Obviously the Monday of the last week of the common-year, Week 52, would be a payment-day too.

Alternatively, an individual, a business, or a govt agency could instead choose to make or ask for payments on the Monday of Week 1, and every week whose week-number is 1 more than a multiple of 4.  So then, the payment-days would be Monday of Week 1, Week 5, Week 9…and Week 29, for example.

The point here is that payment-periods wouldn’t be a problem with South-Solstice WeekDate, and could easily be perfectly uniform in common-years. Of course the occasional 53 week year would introduce a nonuniformity at the end of the year, but with the Roman-Gregorian Calendar we’re used to non-uniformity.

I discuss a comparison of South-Solstice WeekDate vs South-Solstice Equal 28-Day Months at this blog-post.

Disadvantages[]

Someone could object that, after more than 2000 years of using the Roman months, we’re familiar with the seasonal meanings of those months, and that the week-numbers of South-Solstice WeekDate wouldn’t have that seasonal-meaning familiarity.

Answer: With any new calendar, even one with a new year-start and year-division structure, it's possible to name dates, in that new calendar, that correspond to the Roman-Gregorian dates that bound some perceived season.

Just to give an example, it's often said that Winter north of the equator, and Summer south of the equator, correspond pretty much to December, January and February.

Well, December starts about 3 weeks before the South-Solstice. ...and December, January and February have about 13 weeks. That means that, in the South-Solstice WeekDate calendar, northern Winter and southern Summer run from week 50 through week 10 (...of the following year).

In fact, that determination is easier with WeekDate, because, like any duration, that interval's determination would be complicated by months. As I said, months are a complication.

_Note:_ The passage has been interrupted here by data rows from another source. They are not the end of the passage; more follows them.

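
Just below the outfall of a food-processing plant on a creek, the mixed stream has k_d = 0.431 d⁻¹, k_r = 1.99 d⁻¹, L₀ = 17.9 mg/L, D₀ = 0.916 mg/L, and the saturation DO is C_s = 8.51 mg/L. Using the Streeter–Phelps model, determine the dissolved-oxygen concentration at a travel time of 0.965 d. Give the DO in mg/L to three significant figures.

k_d L₀/(k_r−k_d) = 0.431×17.9/(1.99−0.431) = 7.715/1.559 = 4.949 mg/L.
e^(−k_d t) = e^(−0.431×0.9650) = 0.6597; e^(−k_r t) = e^(−1.99×0.9650) = 0.1466.
D = 4.949 × (0.6597 − 0.1466) + 0.916 × 0.1466 = 2.540 + 0.1342 = 2.674 mg/L.
DO = C_s − D = 8.51 − 2.674 = 5.836 mg/L.

DO ≈ 5.84 mg/L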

Additionally, because the calendar-year starts very close to the South-Solstice, the week-number gives a good indication of the solar ecliptic-longitude, by which the solar-declination can be calculated or estimated.

Today, Gregorian January 19th,  has the South-Solstice WeekDate date of 2019-W04-6. That’s in the range of Week 50 thru Week 10, so that’s in northern Winter.  We’re late in Week 4, meaning it’s nearly 4 weeks since the South-Solstice. Since there are about 13 weeks of Winter, and we’re now almost 3 + 4 = 7 weeks into Winter, then we’re roughly halfway through Winter.

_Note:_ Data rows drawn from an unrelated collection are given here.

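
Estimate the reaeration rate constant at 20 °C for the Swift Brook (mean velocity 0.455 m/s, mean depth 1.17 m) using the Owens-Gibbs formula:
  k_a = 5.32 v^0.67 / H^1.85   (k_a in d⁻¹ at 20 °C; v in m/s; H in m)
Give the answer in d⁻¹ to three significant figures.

k_a = 5.32 × 0.455^0.67 / 1.17^1.85 = 5.32 × 0.5900 / 1.337 = 2.348 d⁻¹.

k_a ≈ 2.35 d⁻¹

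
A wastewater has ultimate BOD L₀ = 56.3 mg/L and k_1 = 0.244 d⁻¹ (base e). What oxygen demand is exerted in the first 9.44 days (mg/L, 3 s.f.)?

y_t = L₀(1 − e^(−k_1 t)) = 56.3 × (1 − e^(−0.244×9.44))
= 56.3 × (1 − 0.09992) = 56.3 × 0.9001 = 50.67 mg/L.

y ≈ 50.7 mg/L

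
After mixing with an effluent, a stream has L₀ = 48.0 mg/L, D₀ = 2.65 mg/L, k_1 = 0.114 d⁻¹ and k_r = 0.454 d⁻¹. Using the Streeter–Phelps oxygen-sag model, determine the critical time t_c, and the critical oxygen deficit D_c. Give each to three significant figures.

With k_r/k_1 = 3.982 and 1 − D₀(k_r−k_1)/(k_1 L₀) = 0.8353,
t_c = ln(3.982 × 0.8353) / (0.454 − 0.114) = ln(3.327) / 0.3400 = 1.202/0.3400 = 3.535 d.
L(t_c) = L₀ e^(−k_1 t_c) = 48.0 × 0.6683 = 32.08 mg/L, and at the critical point k_r D_c = k_1 L, so D_c = (0.114/0.454) × 32.08 = 8.055 mg/L.

t_c ≈ 3.54 d; D_c ≈ 8.05 mg/L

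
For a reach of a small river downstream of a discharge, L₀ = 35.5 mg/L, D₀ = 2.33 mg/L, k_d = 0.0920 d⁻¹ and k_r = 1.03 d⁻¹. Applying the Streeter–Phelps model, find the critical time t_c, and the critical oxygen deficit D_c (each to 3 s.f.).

t_c ≈ 1.40 d; D_c ≈ 2.79 mg/L

At the critical point dD/dt = 0, so k_d L₀ e^(−k_d t) = k_r D. Substituting D(t) from the Streeter–Phelps equation and solving for t gives
t_c = ln[(k_r/k_d)(1 − D₀(k_r−k_d)/(k_d L₀))] / (k_r−k_d).
Here k_r−k_d = 0.9380 d⁻¹ and 1 − D₀(k_r−k_d)/(k_d L₀) = 1 − 2.33×0.9380/(0.0920×35.5) = 0.3308, so
t_c = ln(11.20 × 0.3308) / 0.9380 = 1.309 / 0.9380 = 1.396 d.
D_c = (k_d/k_r) L₀ e^(−k_d t_c) = (0.0920/1.03) × 35.5 × e^(−0.0920×1.396) = 0.08932 × 35.5 × 0.8795 = 2.789 mg/L.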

Thus, South-Solstice WeekDate gives you that progress-through-Winter percentage in a direct way.

That percentage is particularly convenient to determine with a WeekDate calendar, because of the simplicity of having weeks as the only year-division.

And if you reside in the Tropics or the Arctic, there likewise are a few week-numbers that bound the familiar seasons where you reside.

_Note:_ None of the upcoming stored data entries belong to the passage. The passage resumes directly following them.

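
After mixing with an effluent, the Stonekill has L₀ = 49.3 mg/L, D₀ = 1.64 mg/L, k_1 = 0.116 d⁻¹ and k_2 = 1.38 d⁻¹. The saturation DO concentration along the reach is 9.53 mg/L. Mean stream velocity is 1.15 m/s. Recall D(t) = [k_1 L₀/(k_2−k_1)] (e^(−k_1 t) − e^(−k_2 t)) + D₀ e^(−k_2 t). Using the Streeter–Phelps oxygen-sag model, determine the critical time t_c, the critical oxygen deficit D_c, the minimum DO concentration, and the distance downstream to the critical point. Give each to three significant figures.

t_c ≈ 1.60 d; D_c ≈ 3.44 mg/L; min DO ≈ 6.09 mg/L; x_c ≈ 159 km

At the critical point dD/dt = 0, so k_1 L₀ e^(−k_1 t) = k_2 D. Substituting D(t) from the Streeter–Phelps equation and solving for t gives
t_c = ln[(k_2/k_1)(1 − D₀(k_2−k_1)/(k_1 L₀))] / (k_2−k_1).
Here k_2−k_1 = 1.264 d⁻¹ and 1 − D₀(k_2−k_1)/(k_1 L₀) = 1 − 1.64×1.264/(0.116×49.3) = 0.6375, so
t_c = ln(11.90 × 0.6375) / 1.264 = 2.026 / 1.264 = 1.603 d.
D_c = (k_1/k_2) L₀ e^(−k_1 t_c) = (0.116/1.38) × 49.3 × e^(−0.116×1.603) = 0.08406 × 49.3 × 0.8303 = 3.441 mg/L.
Minimum DO = C_s − D_c = 9.53 − 3.441 = 6.089 mg/L.
x_c = v t_c = 1.15 m/s × 1.603 d × 86400 s/d = 159300 m ≈ 159 km.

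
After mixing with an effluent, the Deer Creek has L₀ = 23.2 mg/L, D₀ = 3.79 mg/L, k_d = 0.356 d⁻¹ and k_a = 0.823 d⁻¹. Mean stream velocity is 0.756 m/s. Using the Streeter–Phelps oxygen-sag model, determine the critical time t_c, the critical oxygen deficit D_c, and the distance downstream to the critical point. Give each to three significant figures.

At the critical point dD/dt = 0, so k_d L₀ e^(−k_d t) = k_a D. Substituting D(t) from the Streeter–Phelps equation and solving for t gives
t_c = ln[(k_a/k_d)(1 − D₀(k_a−k_d)/(k_d L₀))] / (k_a−k_d).
Here k_a−k_d = 0.4670 d⁻¹ and 1 − D₀(k_a−k_d)/(k_d L₀) = 1 − 3.79×0.4670/(0.356×23.2) = 0.7857, so
t_c = ln(2.312 × 0.7857) / 0.4670 = 0.5968 / 0.4670 = 1.278 d.
L(t_c) = L₀ e^(−k_d t_c) = 23.2 × 0.6345 = 14.72 mg/L, and at the critical point k_a D_c = k_d L, so D_c = (0.356/0.823) × 14.72 = 6.367 mg/L.
x_c = v t_c = 0.756 m/s × 1.278 d × 86400 s/d = 83480 m ≈ 83.5 km.

t_c ≈ 1.28 d; D_c ≈ 6.37 mg/L; x_c ≈ 83.5 km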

For another thing, the week-numbers give you information that our Roman months don’t give:  Solar ecliptic longitude  (…where the Sun is, with respect to solstices and equinoxes). That’s because Week 1 starts very close to the South-Solstice.

Of course, with engagement-calendars, with South-Solstice WeekDate, the beginnings of consensus-seasons could be marked on the appropriate dates’ day-squares.  That’s what current printed calendars now purport to do, when they tell us when their 4 seasons supposedly begin (…but announce the beginnings of astronomical quarters that they mistakenly name as terrestrial seasons).